"Oh! Giovanni," returned the quivering girl, in a low, but sweetly modulated voice, "I do love you--God alone knows how much!--but I am too young to be your wife! I am only a child, not yet out of school. My father would not hear of my marrying for several years to come. Can you not wait?"
"It will be a hard task, Zuleika," answered the young man, excitedly; "but, still, I will wait if you give me a lover's hope. Promise to marry me when you are at liberty to do so, nay, swear it, and I shall be satisfied!"
"I can neither promise nor swear it, Giovanni, without my father's approval and consent. He is a wise, experienced and thoughtful man, tender and mild to every one he loves, though hard and implacable to his enemies. Speak to him of me, of your love, of your wish. He will listen to you and he will not imperil his daughter's happiness. Go to him without delay, and rest assured that whatever he says or does will be for the best interests of us both."
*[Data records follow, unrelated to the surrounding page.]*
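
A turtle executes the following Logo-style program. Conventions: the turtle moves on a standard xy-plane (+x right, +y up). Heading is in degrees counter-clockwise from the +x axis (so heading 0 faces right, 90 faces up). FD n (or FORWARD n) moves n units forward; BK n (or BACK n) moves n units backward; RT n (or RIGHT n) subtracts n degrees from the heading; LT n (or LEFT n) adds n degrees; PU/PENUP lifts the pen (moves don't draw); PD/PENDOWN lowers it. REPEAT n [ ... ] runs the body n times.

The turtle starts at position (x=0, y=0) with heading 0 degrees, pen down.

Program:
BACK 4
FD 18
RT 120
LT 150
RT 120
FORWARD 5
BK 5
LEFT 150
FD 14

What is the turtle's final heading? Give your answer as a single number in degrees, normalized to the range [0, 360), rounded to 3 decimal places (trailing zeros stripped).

Answer: 60

Derivation:
Executing turtle program step by step:
Start: pos=(0,0), heading=0, pen down
BK 4: (0,0) -> (-4,0) [heading=0, draw]
FD 18: (-4,0) -> (14,0) [heading=0, draw]
RT 120: heading 0 -> 240
LT 150: heading 240 -> 30
RT 120: heading 30 -> 270
FD 5: (14,0) -> (14,-5) [heading=270, draw]
BK 5: (14,-5) -> (14,0) [heading=270, draw]
LT 150: heading 270 -> 60
FD 14: (14,0) -> (21,12.124) [heading=60, draw]
Final: pos=(21,12.124), heading=60, 5 segment(s) drawn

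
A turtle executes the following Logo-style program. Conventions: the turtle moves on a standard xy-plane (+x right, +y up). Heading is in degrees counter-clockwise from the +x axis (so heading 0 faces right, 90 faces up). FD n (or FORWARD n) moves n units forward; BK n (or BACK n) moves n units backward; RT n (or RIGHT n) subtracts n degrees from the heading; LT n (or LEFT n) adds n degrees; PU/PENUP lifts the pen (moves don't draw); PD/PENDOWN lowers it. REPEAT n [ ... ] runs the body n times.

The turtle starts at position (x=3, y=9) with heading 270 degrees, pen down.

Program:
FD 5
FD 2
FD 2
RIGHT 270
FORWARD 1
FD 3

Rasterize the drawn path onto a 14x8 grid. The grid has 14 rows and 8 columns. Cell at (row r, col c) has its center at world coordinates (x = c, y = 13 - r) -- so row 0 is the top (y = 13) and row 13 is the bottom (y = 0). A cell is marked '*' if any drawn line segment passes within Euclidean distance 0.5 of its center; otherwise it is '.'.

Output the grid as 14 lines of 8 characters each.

Answer: ........
........
........
........
...*....
...*....
...*....
...*....
...*....
...*....
...*....
...*....
...*....
...*****

Derivation:
Segment 0: (3,9) -> (3,4)
Segment 1: (3,4) -> (3,2)
Segment 2: (3,2) -> (3,0)
Segment 3: (3,0) -> (4,0)
Segment 4: (4,0) -> (7,0)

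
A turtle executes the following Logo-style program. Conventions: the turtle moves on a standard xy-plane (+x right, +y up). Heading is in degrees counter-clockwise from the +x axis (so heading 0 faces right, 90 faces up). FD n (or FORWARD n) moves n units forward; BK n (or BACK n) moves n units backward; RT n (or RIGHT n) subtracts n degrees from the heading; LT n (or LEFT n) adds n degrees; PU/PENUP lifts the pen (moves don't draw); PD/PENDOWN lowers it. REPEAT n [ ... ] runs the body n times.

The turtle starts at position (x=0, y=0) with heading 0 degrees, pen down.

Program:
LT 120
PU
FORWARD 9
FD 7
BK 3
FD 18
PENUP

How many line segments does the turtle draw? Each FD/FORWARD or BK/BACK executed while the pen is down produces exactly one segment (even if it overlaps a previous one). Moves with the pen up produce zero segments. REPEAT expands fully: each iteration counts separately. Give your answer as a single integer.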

She had released herself from his clasp and drawn slightly away from him, not in terror, not in prudery, not in coquetry, but as a measure of prudence. She felt intuitively that the wild, intense passion of her Italian adorer must be kept within discreet limits.
"I cannot speak to your father yet," replied Giovanni, hesitatingly. "He might listen to me, it is true; but he would treat our love as a mere childish fancy that time could not fail to dim, if not obliterate. I am deeply in earnest, Zuleika, and could not bear to be treated as a thoughtless, headlong stripling, who did not know his own mind. Ridicule, even in its mildest form, would fire my blood, fill me with mad projects of revenge. I prefer not to ask your father for your hand until certain of a favorable reception of my suit. You comprehend my scruples, do you not, Zuleika? I love you too dearly not to win you when I ask!"
"But you will speak to my father?" said the girl, in faltering tones.
"Yes, darling, oh! yes; but not until that hated convent school has ceased to oppose its barriers between us. When you have left it, when you have completed the education the Count designs for you, I will seek your father and ask you of him for my wife; until then, until I can with safety speak, at least promise me that you will love no other man, encourage no other suitor."
"That I will do," responded the girl, joyously. "Rest assured I will love no other man, encourage no other suitor!"